Q&A Jared Roberts-Smith
- rafkeustermans
- May 29
- 4 min read
Jared Roberts-Smith is the former Head of Performance at Luton Town Football Club, where he played a pivotal role in the club’s rise through the English football leagues into the Premier League. With over fourteen years of experience spanning sports science, performance strategy, nutrition and mindset development, Jared has worked across multiple levels of the English football pyramid as well as internationally. In a recent conversation, he reflected on his holistic approach to athlete performance and the evolving role of movement tracking technology.

You’ve worked across various levels of the English football system. Looking back, what’s stayed consistent in your approach to athlete preparation and what’s evolved the most?
What’s stayed consistent is a player-centered, evidence-based approach to athlete preparation. My focus has always been optimizing the individual to elevate team outcomes. This means creating high-performance environments grounded in current research, targeting elite industry standards, and ensuring effective communication and organization across multidisciplinary teams.
The ultimate goal is enhancing physical status, reducing injury risk and improving player availability. Recovery has always been a key mindset, combining efforts across departments like coaching, medical and analysis to build a platform where players can thrive and improve.
What’s evolved most significantly is the integration and use of technology and data.
When I started about 14 years ago, the tech and insights were limited – early heart rate monitors and GPS systems – but the data was siloed. Now, everything is integrated, from pitch data to gym and wellness data to biomarkers, creating intelligent platforms that sync these streams to optimize workloads and processes efficiently.
You’ve taken a holistic view of performance – blending sports science, nutrition and mindset. Where do you see the most untapped value in that integrated approach, especially when supported by tracking technology?
The untapped value lies in driving precision in player preparation – not just supporting elite performance but maximizing it. When these workflows and disciplines are aligned and technology-enabled, they unlock insights greater than their individual parts.
An integrated approach allows us to see deeper trends and correlations, expanding narratives and honing in on the fine margins of elite performance. Instead of working in silos, blending these aspects helps us optimize the smallest factors that can make a big difference.
What are some of the key pillars of performance that have kept the teams you've worked with competitive, especially during high-stakes stretches?
Player availability and load management are critical, especially during high-stakes stretches like playoffs or relegation battles. There’s a big difference between players being simply available and being both available and competent to perform at required levels.
That balance is an art – pushing too hard can lead to injury, but focusing only on availability may mean not maximizing player potential. Using evidence-based monitoring, proactive recovery strategies and clear return-to-play frameworks helps maintain this balance. Another pillar is elite culture and accountability across both staff and players.

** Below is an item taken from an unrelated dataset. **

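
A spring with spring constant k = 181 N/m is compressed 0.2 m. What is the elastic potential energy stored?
PE = ½kx² = ½×181×0.2² = 3.62 J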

Throughout my career, I’ve worked to establish high-performance environments where expectations are clear, ownership is shared and processes are respected. Educating people within this system supports that culture.
An integrated multidisciplinary team is also essential. Integration isn’t just about data workflows but collaboration across departments, shared values and aligned decision-making to reduce noise and enable fast, effective actions.
Finally, individualization is key within the team context. Tailoring strategies based on profiling data and understanding what motivates each athlete helps get the best out of them while respecting the collective goals.
Movement tracking systems like Sportlight have become part of everyday performance workflows. How can clubs better translate that data into actionable insights across departments?
Tracking systems provide vast data, but the real value is turning that into actionable decisions through a shared performance language and aligned workflows. Raw numbers aren’t enough; data must be contextualized into simple, meaningful insights for key personnel – not just sports science, but coaches and other stakeholders who may not have a deep technical background.
For example, coaches care about positional demands rather than raw physical metrics, so linking data to their perspective helps build narratives they understand. The data needs to fit within a broader performance strategy and not sit in isolation.
Regular cross-department meetings to discuss players and underpin decisions with data ensures alignment. For example, sprint efforts data can inform nutrition strategies to reduce muscle inflammation or medical interventions for soreness, creating actionable plans that integrate across departments.
Not every athlete responds to data in the same way. How have you built trust with players around what tracking can reveal – and helped them use it to their advantage?
Building trust starts with establishing relationships and making data personal and relevant. It’s important for players and coaches to understand that the data empowers them – it’s a tool for the player, not about the player.
Players sometimes fear data might be used to hold them back in selections or contracts, but we emphasize that it supports their goals. Being data-informed rather than data-led is key – we use data to inform decisions, not dictate them. Understanding how each player prefers to receive information – visually, conversationally, in tables or graphs – and linking data to their personal goals helps engagement.
Involving players in the process – for example, tailoring recovery or gym plans based on their load metrics – creates a feedback loop that rationalizes decision-making. Explaining rationale, like why a player might need rest after a high-load game day regardless of how they feel, helps them see the importance of data-informed interventions. Combining player feedback, data and practitioner experience leads to the best decisions.